>> mq-hal
The problem with giving an AI model access to a terminal is trust. A model that can run arbitrary shell commands is a model that can delete files, overwrite history, and exhaust resources — not through malice, but through misunderstanding. mq-hal is built on the premise that the model should never touch the shell directly.
The architecture is a strict pipeline. You type a prompt in natural language. Ollama runs a local Qwen model and returns a JSON intent. A Python router reads that intent, checks it against an explicit allowlist, and either executes the matched action or refuses. The model does not run commands. It makes proposals. The router decides what is allowed.
Everything runs locally. No API key. No cloud call.
Ollama manages the model on your machine,
and the router enforces the boundary between suggestion and execution.
The session memory is a local .jsonl file.
Nothing leaves the machine.
The command surface covers the things you actually ask about during a working session:
git status across registered repositories, release readiness, CI state,
a structured brief of what changed and what is pending.
mq-hal brief reads your repos and tells you where things stand.
mq-hal release-brief summarises what is ready to ship.
mq-hal audit checks for common problems.
The fix planner is the most deliberate design decision.
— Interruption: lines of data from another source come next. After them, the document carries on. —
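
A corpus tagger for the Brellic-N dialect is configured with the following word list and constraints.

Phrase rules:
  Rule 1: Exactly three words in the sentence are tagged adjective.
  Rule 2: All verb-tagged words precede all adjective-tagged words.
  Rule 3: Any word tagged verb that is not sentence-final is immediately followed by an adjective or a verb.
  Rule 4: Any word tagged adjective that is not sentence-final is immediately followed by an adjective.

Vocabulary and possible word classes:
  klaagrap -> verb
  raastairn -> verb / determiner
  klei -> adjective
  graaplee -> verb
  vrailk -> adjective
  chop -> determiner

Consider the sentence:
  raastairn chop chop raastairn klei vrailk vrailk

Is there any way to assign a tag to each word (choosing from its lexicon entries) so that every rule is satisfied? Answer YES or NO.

YES

Candidates per position — 1:raastairn {verb,determiner}; 2:chop {determiner}; 3:chop {determiner}; 4:raastairn {verb,determiner}; 5:klei {adjective}; 6:vrailk {adjective}; 7:vrailk {adjective}.
One satisfying assignment: determiner determiner determiner verb adjective adjective adjective.
Rule-by-rule: rule 1 satisfied; rule 2 satisfied; rule 3 satisfied; rule 4 satisfied.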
When HAL identifies a problem, it does not fix it. It prints the commands you would need to run, clearly labelled, for manual review. The model surfaces the repair. You decide whether to apply it. That distinction — between knowing what to do and being authorised to do it — is the whole point.
Session memory gives the router continuity.
mq-hal remember "release looked good" writes a timestamped note.
mq-hal timeline shows the history of actions, briefs, and notes
in chronological order, filterable by type and repo.
It is a lightweight log of intent — not a chat history,
but a record of what was decided and observed.
The integration contract is explicit. mq-hal owns the feature logic. mqlaunch owns the command surface. New commands require tests and documentation before they ship. The boundary between tools is written down, not assumed.
The model returns JSON. The router enforces the allowlist. That separation is what makes the system trustworthy — not because the model is good, but because its reach is bounded.